There are various versions of Patient Bill of Rights. Below are two.
1)
Below is a summary of a Bill of Rights that was adopted by the U.S. Advisory Commission on Consumer Protection and Quality in the Health Care Industry in 1998. This Bill of Rights now applies to the insurance plans offered to federal employees. Many other health plans and facilities have also adopted these values. Even Medicare and Medicaid stand by many of them.
Information Disclosure: You have the right to accurate and easily-understood information about your health plan, health care professionals, and health care facilities. If you speak another language, have a physical or mental disability, or just don’t understand something, help should be provided so you can make informed health care decisions.
Choice of Providers and Plans: You have the right to a choice of health care providers who can give you high-quality health care when you need it.
Access to Emergency Services: If you have severe pain, an injury, or sudden illness that makes you believe that your health is in serious danger, you have the right to be screened and stabilized using emergency services.
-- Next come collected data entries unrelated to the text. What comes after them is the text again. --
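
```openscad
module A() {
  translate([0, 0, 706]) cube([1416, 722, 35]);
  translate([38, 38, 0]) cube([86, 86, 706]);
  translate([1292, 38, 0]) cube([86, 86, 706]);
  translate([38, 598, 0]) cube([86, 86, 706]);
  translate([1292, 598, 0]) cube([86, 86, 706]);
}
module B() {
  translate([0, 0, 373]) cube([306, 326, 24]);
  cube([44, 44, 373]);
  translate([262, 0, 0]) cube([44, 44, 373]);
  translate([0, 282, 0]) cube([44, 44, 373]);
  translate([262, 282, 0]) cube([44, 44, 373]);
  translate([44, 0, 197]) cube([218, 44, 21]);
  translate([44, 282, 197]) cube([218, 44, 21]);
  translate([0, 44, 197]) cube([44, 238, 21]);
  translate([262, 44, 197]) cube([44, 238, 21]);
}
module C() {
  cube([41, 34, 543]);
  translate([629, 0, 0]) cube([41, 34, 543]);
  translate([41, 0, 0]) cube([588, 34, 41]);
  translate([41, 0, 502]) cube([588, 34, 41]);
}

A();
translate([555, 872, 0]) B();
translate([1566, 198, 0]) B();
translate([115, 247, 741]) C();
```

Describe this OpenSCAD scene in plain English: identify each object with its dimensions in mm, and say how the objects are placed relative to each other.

A is a table with a 1416×722 mm rectangular top, 35 mm thick, top surface at z = 741 mm, supported by four 86×86 mm square legs, each inset 38 mm from the nearest pair of top edges, running from the floor.

B is a simple wooden stool: a rectangular seat 306 mm (x) by 326 mm (y), 24 mm thick, top face at z = 397 mm, on four square legs, each 44×44 mm in cross-section. The legs rest on z = 0, each flush with a corner of the seat. Four stretchers, 44 mm wide and 21 mm tall, connect adjacent legs with their undersides at z = 197 mm, each running between the inner faces of the legs it joins and aligned with the legs' outer faces on the other axis.

C is a rectangular picture frame lying in the x–z plane (depth along y). The opening is 588 mm wide (x) by 461 mm tall (z), surrounded by a border 41 mm wide on all four sides. The frame is 34 mm deep and is made of two full-height vertical stiles with two horizontal rails fitted between them.

Two stools sit around the table at the +y, +x sides. The picture frame is on top of the table.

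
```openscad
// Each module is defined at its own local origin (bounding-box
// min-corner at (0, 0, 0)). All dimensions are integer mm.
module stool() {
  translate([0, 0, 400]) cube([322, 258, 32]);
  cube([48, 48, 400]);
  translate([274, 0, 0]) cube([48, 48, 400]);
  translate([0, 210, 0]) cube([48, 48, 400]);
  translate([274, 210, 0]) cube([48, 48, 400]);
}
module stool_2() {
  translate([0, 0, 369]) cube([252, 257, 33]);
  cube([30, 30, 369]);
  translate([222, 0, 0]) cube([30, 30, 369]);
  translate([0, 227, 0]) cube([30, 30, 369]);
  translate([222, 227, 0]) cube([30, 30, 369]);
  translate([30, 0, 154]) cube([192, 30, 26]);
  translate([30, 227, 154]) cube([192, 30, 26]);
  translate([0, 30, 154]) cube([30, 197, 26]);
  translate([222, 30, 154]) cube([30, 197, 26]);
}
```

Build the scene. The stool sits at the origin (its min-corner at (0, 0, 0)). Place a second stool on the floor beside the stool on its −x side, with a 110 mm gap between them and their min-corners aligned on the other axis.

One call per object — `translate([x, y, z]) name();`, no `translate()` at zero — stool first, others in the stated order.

stool();
translate([-362, 0, 0]) stool_2();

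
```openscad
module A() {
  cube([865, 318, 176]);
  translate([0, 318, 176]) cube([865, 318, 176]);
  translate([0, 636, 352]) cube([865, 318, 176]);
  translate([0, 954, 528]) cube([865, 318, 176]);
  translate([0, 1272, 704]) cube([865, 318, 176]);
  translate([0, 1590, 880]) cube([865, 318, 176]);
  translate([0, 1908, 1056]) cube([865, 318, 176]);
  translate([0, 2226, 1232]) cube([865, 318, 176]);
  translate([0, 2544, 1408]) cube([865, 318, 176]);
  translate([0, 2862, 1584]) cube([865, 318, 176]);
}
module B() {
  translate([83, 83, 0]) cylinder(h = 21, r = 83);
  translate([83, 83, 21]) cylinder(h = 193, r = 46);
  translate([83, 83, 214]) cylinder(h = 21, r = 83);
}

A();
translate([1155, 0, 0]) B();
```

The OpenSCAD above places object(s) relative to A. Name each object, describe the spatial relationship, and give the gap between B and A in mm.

The spool's nearest face is 290 mm from the staircase's +x face.

A is a staircase. B is a spool. The spool is on the floor beside the staircase on its +x side. The gap between the spool and the staircase is 290 mm.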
These services should be provided whenever and wherever you need them, without the need to wait for authorization and without any financial penalty.
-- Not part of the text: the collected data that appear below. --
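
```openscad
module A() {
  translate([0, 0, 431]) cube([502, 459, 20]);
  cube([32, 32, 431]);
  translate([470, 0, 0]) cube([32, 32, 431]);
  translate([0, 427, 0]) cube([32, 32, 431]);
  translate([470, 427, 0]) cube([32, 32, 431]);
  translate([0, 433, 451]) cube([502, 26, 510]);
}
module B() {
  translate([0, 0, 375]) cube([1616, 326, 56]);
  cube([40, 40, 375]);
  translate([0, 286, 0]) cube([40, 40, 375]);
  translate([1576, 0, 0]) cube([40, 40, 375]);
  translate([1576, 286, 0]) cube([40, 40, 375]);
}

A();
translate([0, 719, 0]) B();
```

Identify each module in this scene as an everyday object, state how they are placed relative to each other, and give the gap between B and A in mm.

The bench's nearest face is 260 mm from the chair's +y face.

A is a chair. B is a bench. The bench is on the floor beside the chair on its +y side. The gap between the bench and the chair is 260 mm.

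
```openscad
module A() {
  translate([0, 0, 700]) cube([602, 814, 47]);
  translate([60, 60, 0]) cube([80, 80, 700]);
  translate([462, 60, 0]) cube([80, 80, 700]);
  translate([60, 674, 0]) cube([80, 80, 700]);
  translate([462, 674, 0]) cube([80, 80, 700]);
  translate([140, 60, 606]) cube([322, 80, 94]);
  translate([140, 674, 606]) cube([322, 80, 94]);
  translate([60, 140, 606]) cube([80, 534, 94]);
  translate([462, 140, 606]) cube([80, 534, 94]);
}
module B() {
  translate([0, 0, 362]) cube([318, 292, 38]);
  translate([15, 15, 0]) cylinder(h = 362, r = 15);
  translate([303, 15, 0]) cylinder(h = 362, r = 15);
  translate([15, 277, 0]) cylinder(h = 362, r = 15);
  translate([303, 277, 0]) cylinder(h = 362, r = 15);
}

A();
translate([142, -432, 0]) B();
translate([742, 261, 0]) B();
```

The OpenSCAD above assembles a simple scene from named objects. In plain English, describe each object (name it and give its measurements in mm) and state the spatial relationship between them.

A is a rectangular dining table. The top is 602×814×47 mm with its upper surface at z = 747 mm. It stands on four 80×80 mm square legs, each inset 60 mm from the nearest pair of top edges, running from the floor to the underside of the top. Four apron rails, 80 mm thick and 94 mm tall, run between adjacent legs with their top edges flush with the underside of the top and their outer faces flush with the legs' outer faces.

B is a four-legged stool. The seat is a 318×292×38 mm slab whose top surface is at z = 400 mm; four round legs, each 30 mm in diameter, run from the floor (z = 0) to the underside of the seat, each leg's axis is inset half a diameter from the nearest pair of seat edges (so the leg's bounding box is flush with the corner).

Two stools sit around the table at the −y, +x sides.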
Participation in Treatment Decisions: You have the right to know your treatment options and to take part in decisions about your care. Parents, guardians, family members, or others that you select can represent you if you cannot make your own decisions.
Respect and Non-discrimination: You have a right to considerate, respectful care from your doctors, health plan representatives, and other health care providers that does not discriminate against you.
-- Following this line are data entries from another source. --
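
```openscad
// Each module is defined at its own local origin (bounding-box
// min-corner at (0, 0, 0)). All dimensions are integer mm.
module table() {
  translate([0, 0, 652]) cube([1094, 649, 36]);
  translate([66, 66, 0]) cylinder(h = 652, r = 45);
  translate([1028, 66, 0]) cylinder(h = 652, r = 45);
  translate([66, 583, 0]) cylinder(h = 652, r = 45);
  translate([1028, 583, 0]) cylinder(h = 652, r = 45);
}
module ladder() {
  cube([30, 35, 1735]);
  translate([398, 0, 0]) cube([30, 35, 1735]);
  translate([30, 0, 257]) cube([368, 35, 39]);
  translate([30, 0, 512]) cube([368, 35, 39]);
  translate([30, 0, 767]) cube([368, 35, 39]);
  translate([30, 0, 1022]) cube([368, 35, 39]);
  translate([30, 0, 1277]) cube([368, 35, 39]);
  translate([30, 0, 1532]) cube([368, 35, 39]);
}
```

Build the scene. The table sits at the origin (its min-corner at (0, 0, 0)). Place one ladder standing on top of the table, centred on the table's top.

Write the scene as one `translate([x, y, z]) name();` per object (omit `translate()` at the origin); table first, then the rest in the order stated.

table();
translate([333, 307, 688]) ladder();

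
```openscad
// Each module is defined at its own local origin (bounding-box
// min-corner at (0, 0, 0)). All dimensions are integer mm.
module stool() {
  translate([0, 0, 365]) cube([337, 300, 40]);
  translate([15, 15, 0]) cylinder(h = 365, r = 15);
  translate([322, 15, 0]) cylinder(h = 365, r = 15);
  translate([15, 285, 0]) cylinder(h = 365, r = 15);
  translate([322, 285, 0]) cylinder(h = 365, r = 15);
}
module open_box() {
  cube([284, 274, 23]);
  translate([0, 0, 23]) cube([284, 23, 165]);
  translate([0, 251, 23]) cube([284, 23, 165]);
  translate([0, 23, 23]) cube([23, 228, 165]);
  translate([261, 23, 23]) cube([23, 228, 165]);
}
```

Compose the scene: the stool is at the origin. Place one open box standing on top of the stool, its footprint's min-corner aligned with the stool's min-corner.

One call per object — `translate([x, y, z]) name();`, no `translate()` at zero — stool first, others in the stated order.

stool();
translate([0, 0, 405]) open_box();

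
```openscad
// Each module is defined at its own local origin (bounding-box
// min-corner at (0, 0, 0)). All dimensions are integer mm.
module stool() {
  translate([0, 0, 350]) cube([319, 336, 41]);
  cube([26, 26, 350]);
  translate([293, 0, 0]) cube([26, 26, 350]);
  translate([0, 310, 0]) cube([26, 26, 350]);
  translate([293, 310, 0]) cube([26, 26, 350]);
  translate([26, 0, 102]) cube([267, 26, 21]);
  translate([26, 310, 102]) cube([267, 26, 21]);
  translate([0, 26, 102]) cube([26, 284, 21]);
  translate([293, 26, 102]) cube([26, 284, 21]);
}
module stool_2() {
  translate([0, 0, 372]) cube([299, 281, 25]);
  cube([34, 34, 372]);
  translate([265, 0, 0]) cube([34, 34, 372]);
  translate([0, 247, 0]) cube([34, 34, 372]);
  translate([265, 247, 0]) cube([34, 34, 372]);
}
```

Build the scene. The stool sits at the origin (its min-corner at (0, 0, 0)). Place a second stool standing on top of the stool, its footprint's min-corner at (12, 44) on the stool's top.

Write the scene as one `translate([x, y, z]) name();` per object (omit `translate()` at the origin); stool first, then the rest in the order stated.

stool();
translate([12, 44, 391]) stool_2();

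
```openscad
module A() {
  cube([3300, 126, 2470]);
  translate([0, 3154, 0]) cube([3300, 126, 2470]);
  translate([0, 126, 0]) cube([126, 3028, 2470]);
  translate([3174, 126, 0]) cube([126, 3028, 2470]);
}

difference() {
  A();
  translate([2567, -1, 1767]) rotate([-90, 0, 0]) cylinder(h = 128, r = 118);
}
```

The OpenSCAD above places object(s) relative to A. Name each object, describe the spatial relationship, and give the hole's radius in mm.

The subtracted cylinder has r = 118 mm.

A is a house frame. The house frame has a circular hole through its front wall. The hole's radius is 118 mm.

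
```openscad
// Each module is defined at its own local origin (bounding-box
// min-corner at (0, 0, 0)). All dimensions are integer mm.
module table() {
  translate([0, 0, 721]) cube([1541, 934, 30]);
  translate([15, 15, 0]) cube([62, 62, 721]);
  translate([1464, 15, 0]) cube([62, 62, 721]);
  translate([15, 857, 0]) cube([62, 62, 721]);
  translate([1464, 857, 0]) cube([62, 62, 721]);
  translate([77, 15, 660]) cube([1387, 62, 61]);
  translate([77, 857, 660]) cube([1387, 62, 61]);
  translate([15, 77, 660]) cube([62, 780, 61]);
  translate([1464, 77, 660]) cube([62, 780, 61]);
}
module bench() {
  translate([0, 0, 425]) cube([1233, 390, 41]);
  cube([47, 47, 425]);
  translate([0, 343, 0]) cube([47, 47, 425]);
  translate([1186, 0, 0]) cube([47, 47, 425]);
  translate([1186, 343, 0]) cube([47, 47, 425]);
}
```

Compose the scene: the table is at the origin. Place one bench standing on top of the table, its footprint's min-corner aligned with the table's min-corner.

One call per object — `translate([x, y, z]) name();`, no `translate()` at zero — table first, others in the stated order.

table();
translate([0, 0, 751]) bench();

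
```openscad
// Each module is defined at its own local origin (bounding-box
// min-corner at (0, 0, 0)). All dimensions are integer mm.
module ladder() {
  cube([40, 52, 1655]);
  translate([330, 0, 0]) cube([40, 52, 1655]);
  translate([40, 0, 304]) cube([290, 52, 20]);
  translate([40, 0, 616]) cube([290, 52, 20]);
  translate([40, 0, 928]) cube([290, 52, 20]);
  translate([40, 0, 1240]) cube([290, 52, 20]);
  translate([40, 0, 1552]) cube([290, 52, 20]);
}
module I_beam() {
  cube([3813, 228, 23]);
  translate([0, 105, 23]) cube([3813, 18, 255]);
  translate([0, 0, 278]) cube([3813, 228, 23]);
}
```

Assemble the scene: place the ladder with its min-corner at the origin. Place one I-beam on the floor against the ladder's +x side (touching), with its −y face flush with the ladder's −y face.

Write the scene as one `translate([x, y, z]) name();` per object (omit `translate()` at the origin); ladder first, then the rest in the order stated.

ladder();
translate([370, 0, 0]) I_beam();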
Confidentiality of Health Information: You have the right to talk privately with health care providers and to have your health care information protected. You also have the right to read and copy your own medical record. You have the right to ask that your doctor change your record if it is not accurate, relevant, or complete.
Complaints and Appeals: You have the right to a fair, fast, and objective review of any complaint you have against your health plan, doctors, hospitals or other health care personnel. This includes complaints about waiting times, operating hours, the actions of health care personnel, and the adequacy of health care facilities.
2)
The patient has the right to considerate and respectful care.
The patient has the right to know, by name, the physician responsible for coordinating his or her care at the Clinical Center.
The patient has the right to obtain from his or her physician complete current information about diagnosis, treatment, and prognosis in easily understandable terms. If it is medically inadvisable to give such information to the patients, it will be given to a legally authorized representative.
The patient has the right to receive from his or her physician information necessary to give informed consent prior to the start of any procedure or treatment. Except in emergencies this will include, but not necessarily be limited to, a description of the specific procedure or treatment, any risks involved, and the probable duration of any incapacitation. When there are alternatives to therapeutically designed research protocols, the patient has the right to know about them. The patient also has the right to know the name of the person responsible for directing the procedures or treatment.
The patient has the right to refuse to participate in research, to refuse treatment to the extent permitted by law, and has the right to be informed of the medical consequences of these actions including possible dismissal from the study and discharge from the institution. If discharge would jeopardize the patient's health, he or she has the right to remain under Clinical Center care until discharge or transfer is medically advisable.
The patient has the right to be transferred to another facility when his or her participation in the Clinical Center study is terminated, providing the transfer is medically permissible, the patient has been informed of the needs for and alternatives to such a transfer, and the facility has agreed to accept the patient.
The patient has the right to privacy concerning the medical care program. Case discussion, consultation, examination, and treatment are confidential and will be conducted discreetly. The patient has the right to expect that all communications and records pertaining to care will be treated as confidential to the extent permitted by law.
The patient has the right to routine services whenever hospitalized at the Clinical Center in connection with the active protocol for which he or she is eligible; these services will generally include diagnostic procedures and medical treatment deemed necessary and advisable by the professional staff. Complicating chronic conditions will be noted, reported to the patient, and treated as necessary without the assumption of long-term responsibility for their management. The patient may be returned for long-term or definitive care of these conditions to the referring physician or to other appropriate medical resources.
The patient has the right to expect that medical information about him or her discovered at the Clinical Center, as well as an account of his or her medical program here, will be communicated to the referring physician.
The patient has the right, at any time during the medical program, to designate additional physicians or organizations to receive medical updates. The patient should inform the Outpatient Department staff of these additions.
The patient has the right to know in advance what appointment times and physicians are available and where to go for continuity of care provided by the Clinical Center when such care is required under the study for which the patient was admitted.